Le thème du spectacle, qui n’est pas sans rappeler l’actualité, n’a pourtant rien à voir avec celle-ci, mais évoque plutôt la fièvre du dancefloor. Si la musique et la danse peuvent être prescrites aux malades pour délivrer des fièvres, ces remèdes s’avèrent parfois contagieux, à la façon d’un pharmakon, qui désigne à la fois le remède et le mal qu’il soigne. Cette contagion de scène est toutefois joyeuse et festive. Elle nourrit, ici, la création d’un conte drôle, cruel et fantastique. 

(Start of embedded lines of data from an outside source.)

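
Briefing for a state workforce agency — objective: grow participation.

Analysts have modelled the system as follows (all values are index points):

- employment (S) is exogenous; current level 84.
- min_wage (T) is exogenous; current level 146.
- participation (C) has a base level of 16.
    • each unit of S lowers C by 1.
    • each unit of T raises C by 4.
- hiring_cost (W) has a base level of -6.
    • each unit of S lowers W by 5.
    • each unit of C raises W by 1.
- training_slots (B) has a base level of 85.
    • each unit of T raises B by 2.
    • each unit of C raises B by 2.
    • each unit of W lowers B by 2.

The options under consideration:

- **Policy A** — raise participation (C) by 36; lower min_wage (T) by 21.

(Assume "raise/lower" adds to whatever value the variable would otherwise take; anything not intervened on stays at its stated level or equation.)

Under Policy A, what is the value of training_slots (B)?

Policy A (C + 36, T − 21):
  S = 84
  T = 146 − 21 = 125
  C = 16 − 84 + 4·125 (+36 from intervention) = 468
  W = -6 − 5·84 + 468 = 42
  B = 85 + 2·125 + 2·468 − 2·42 = 1187

1187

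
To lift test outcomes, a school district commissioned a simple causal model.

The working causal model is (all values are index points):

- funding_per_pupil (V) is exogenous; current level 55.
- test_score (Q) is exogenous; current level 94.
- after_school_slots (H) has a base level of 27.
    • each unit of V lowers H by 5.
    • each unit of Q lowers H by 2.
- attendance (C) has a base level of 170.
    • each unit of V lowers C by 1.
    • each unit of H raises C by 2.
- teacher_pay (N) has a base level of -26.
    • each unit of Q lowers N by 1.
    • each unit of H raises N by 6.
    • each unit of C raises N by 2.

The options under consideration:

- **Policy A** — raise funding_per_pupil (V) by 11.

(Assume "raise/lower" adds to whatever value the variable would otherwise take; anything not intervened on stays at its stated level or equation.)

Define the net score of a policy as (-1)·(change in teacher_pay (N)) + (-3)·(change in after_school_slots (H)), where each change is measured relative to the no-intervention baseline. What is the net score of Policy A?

737

Baseline:
  V = 55
  Q = 94
  H = 27 − 5·55 − 2·94 = -436
  C = 170 − 55 + 2·(-436) = -757
  N = -26 − 94 + 6·(-436) + 2·(-757) = -4250
Policy A (V + 11):
  V = 55 + 11 = 66
  Q = 94
  H = 27 − 5·66 − 2·94 = -491
  C = 170 − 66 + 2·(-491) = -878
  N = -26 − 94 + 6·(-491) + 2·(-878) = -4822
ΔN = -4822 − (-4250) = -572; ΔH = -491 − (-436) = -55
Score = (-1)·(-572) + (-3)·(-55) = 737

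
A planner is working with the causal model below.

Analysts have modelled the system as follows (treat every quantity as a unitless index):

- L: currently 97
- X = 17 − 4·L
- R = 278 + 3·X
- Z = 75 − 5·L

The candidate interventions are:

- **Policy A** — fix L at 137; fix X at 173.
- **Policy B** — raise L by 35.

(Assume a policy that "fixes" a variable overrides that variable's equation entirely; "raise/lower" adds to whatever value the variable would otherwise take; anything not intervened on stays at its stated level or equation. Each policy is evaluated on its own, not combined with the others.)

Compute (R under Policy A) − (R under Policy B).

Policy A (L := 137, X := 173):
  L = 137
  X = 173
  R = 278 + 3·173 = 797
Policy B (L + 35):
  L = 97 + 35 = 132
  X = 17 − 4·132 = -511
  R = 278 + 3·(-511) = -1255
R: 797 − (-1255) = 2052

2052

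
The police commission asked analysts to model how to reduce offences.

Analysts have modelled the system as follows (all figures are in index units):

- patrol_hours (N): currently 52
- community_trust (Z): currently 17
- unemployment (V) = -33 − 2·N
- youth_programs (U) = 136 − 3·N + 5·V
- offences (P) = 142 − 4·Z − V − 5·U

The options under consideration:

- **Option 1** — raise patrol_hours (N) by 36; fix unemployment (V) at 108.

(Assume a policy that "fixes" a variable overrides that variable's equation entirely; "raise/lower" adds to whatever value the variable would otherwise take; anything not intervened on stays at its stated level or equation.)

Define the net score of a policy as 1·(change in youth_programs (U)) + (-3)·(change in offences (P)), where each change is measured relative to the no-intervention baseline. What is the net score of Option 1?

18607

Baseline:
  N = 52
  Z = 17
  V = -33 − 2·52 = -137
  U = 136 − 3·52 + 5·(-137) = -705
  P = 142 − 4·17 − (-137) − 5·(-705) = 3736
Option 1 (N + 36, V := 108):
  N = 52 + 36 = 88
  Z = 17
  V = 108
  U = 136 − 3·88 + 5·108 = 412
  P = 142 − 4·17 − 108 − 5·412 = -2094
ΔU = 412 − (-705) = 1117; ΔP = -2094 − 3736 = -5830
Score = 1·1117 + (-3)·(-5830) = 18607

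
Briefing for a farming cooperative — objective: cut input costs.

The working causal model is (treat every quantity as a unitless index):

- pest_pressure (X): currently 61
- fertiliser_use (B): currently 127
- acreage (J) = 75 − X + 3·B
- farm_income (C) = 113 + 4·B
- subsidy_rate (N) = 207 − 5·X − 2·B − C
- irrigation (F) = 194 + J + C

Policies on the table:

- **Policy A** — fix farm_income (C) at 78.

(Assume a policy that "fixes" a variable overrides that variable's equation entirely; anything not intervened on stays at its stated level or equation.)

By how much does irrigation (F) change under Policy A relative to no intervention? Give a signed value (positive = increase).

-543

Baseline:
  X = 61
  B = 127
  J = 75 − 61 + 3·127 = 395
  C = 113 + 4·127 = 621
  F = 194 + 395 + 621 = 1210
Policy A (C := 78):
  X = 61
  B = 127
  J = 75 − 61 + 3·127 = 395
  C = 78
  F = 194 + 395 + 78 = 667
Change in F: 667 − 1210 = -543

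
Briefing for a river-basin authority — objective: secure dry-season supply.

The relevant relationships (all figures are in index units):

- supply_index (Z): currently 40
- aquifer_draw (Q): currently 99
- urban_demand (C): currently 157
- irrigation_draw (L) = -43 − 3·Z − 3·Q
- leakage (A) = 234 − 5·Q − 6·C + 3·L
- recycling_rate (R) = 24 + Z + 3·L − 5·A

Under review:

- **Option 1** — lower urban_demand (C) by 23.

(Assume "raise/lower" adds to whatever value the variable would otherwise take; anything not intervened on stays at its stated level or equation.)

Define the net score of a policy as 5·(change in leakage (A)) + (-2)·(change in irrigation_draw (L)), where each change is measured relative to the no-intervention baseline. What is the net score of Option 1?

690

Baseline:
  Z = 40
  Q = 99
  C = 157
  L = -43 − 3·40 − 3·99 = -460
  A = 234 − 5·99 − 6·157 + 3·(-460) = -2583
Option 1 (C − 23):
  Z = 40
  Q = 99
  C = 157 − 23 = 134
  L = -43 − 3·40 − 3·99 = -460
  A = 234 − 5·99 − 6·134 + 3·(-460) = -2445
ΔA = -2445 − (-2583) = 138; ΔL = -460 − (-460) = 0
Score = 5·138 + (-2)·0 = 690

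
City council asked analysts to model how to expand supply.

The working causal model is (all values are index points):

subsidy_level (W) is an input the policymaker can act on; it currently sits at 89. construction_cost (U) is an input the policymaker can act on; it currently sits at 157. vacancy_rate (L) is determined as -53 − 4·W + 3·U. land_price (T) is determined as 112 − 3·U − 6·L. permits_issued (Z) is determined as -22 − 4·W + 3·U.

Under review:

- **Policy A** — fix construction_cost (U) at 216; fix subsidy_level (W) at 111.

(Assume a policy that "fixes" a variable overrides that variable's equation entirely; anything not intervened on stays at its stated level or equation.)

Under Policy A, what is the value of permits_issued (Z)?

Policy A (U := 216, W := 111):
  W = 111
  U = 216
  Z = -22 − 4·111 + 3·216 = 182

182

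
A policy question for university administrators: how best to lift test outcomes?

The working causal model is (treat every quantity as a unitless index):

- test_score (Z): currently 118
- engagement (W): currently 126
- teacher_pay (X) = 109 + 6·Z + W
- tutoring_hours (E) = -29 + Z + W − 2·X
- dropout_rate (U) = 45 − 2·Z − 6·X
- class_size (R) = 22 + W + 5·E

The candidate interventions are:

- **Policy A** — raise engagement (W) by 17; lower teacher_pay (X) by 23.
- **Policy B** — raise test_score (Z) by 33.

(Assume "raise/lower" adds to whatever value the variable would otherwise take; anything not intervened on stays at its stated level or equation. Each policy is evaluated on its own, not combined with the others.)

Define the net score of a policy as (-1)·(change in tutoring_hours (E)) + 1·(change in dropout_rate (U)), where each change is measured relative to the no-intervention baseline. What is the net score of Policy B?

-891

Baseline:
  Z = 118
  W = 126
  X = 109 + 6·118 + 126 = 943
  E = -29 + 118 + 126 − 2·943 = -1671
  U = 45 − 2·118 − 6·943 = -5849
Policy B (Z + 33):
  Z = 118 + 33 = 151
  W = 126
  X = 109 + 6·151 + 126 = 1141
  E = -29 + 151 + 126 − 2·1141 = -2034
  U = 45 − 2·151 − 6·1141 = -7103
ΔE = -2034 − (-1671) = -363; ΔU = -7103 − (-5849) = -1254
Score = (-1)·(-363) + 1·(-1254) = -891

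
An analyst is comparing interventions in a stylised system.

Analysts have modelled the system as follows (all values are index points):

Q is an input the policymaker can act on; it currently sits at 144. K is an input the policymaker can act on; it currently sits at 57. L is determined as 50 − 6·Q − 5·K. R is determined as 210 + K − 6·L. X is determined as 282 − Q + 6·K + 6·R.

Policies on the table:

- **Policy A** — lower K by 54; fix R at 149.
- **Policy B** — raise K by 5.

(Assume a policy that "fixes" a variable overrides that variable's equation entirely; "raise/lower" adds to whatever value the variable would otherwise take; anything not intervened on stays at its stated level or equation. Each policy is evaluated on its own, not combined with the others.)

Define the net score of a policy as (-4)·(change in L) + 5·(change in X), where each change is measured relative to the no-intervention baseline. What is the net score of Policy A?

-204060

Baseline:
  Q = 144
  K = 57
  L = 50 − 6·144 − 5·57 = -1099
  R = 210 + 57 − 6·(-1099) = 6861
  X = 282 − 144 + 6·57 + 6·6861 = 41646
Policy A (K − 54, R := 149):
  Q = 144
  K = 57 − 54 = 3
  L = 50 − 6·144 − 5·3 = -829
  R = 149
  X = 282 − 144 + 6·3 + 6·149 = 1050
ΔL = -829 − (-1099) = 270; ΔX = 1050 − 41646 = -40596
Score = (-4)·270 + 5·(-40596) = -204060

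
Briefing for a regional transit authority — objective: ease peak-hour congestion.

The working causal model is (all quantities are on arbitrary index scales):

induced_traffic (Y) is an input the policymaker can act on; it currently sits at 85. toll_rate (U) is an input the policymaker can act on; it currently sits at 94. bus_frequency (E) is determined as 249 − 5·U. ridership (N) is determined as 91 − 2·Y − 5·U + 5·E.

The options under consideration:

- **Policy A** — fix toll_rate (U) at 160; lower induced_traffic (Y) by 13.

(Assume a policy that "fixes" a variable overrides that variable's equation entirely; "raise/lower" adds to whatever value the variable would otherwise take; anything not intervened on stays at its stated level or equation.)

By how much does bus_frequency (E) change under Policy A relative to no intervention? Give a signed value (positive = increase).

Baseline:
  U = 94
  E = 249 − 5·94 = -221
Policy A (U := 160, Y − 13):
  U = 160
  E = 249 − 5·160 = -551
Change in E: -551 − (-221) = -330

-330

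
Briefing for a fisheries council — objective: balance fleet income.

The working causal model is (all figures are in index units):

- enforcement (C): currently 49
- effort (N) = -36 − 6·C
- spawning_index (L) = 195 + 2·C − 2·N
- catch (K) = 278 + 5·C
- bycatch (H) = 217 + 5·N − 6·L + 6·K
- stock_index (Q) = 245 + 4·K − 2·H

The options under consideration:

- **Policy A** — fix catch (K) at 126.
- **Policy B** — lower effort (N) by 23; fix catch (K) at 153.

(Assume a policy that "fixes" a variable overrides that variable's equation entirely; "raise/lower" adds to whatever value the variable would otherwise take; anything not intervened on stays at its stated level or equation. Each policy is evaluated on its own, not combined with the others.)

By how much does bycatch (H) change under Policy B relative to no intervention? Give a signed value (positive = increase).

Baseline:
  C = 49
  N = -36 − 6·49 = -330
  L = 195 + 2·49 − 2·(-330) = 953
  K = 278 + 5·49 = 523
  H = 217 + 5·(-330) − 6·953 + 6·523 = -4013
Policy B (N − 23, K := 153):
  C = 49
  N = -36 − 6·49 (−23 from intervention) = -353
  L = 195 + 2·49 − 2·(-353) = 999
  K = 153
  H = 217 + 5·(-353) − 6·999 + 6·153 = -6624
Change in H: -6624 − (-4013) = -2611

-2611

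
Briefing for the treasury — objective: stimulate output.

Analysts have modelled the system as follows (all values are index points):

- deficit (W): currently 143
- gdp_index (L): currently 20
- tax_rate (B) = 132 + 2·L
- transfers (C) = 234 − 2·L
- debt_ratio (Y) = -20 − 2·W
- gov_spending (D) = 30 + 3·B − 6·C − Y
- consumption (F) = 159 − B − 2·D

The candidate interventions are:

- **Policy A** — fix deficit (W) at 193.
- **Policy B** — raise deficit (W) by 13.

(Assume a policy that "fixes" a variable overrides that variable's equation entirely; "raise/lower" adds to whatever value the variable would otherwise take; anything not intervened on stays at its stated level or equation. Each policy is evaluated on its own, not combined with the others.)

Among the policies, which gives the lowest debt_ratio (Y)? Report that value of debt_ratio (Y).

-406

Policy A (W := 193):
  W = 193
  Y = -20 − 2·193 = -406
Policy B (W + 13):
  W = 143 + 13 = 156
  Y = -20 − 2·156 = -332
Comparing — Policy A: Y=-406, Policy B: Y=-332. Lowest is -406 (Policy A).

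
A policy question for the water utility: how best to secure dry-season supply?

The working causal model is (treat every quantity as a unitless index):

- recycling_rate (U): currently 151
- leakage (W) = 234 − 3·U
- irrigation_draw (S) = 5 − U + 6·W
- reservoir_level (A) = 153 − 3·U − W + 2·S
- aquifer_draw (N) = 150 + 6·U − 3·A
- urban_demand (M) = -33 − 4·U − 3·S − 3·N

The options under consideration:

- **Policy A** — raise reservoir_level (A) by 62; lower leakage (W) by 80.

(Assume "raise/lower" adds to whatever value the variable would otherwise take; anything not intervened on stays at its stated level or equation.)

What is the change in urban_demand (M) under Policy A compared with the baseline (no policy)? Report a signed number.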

D’ailleurs, connaissez-vous l’histoire de la tarentelle ? Cette danse populaire du sud de l’Italie soignerait paraît-il les tarantolata, personnes piquées par l’insecte venimeux taranta. Dans son utilisation en littérature comme dans l’univers de la bande dessinée, la tarentelle est parfois associée à un syndrome de jambes sans repos. Salti présente ainsi trois amis qui choisissent celui ou celle qui jouera ce rôle : le piqué. Ses camarades conjurent alors le sort en interprétant la fameuse danse magique. Chacun invente des pas, des chants ou des comptines pour parfaire cette fable où l’imagination est reine. Histoire d’aller chasser l’ennui en famille, choisissez ce tumulte joyeux, interprété par les acteurs et danseurs Jim Couturier, Louise Hakim et Théo le Bruman. Il rappelle les vertus thérapeutiques et joyeuses de la danse, non sans adresser un éloge aux valeurs de l’amitié et de l’empathie, autant d’ingrédients dont nous ne saurions nous passer en cette saison…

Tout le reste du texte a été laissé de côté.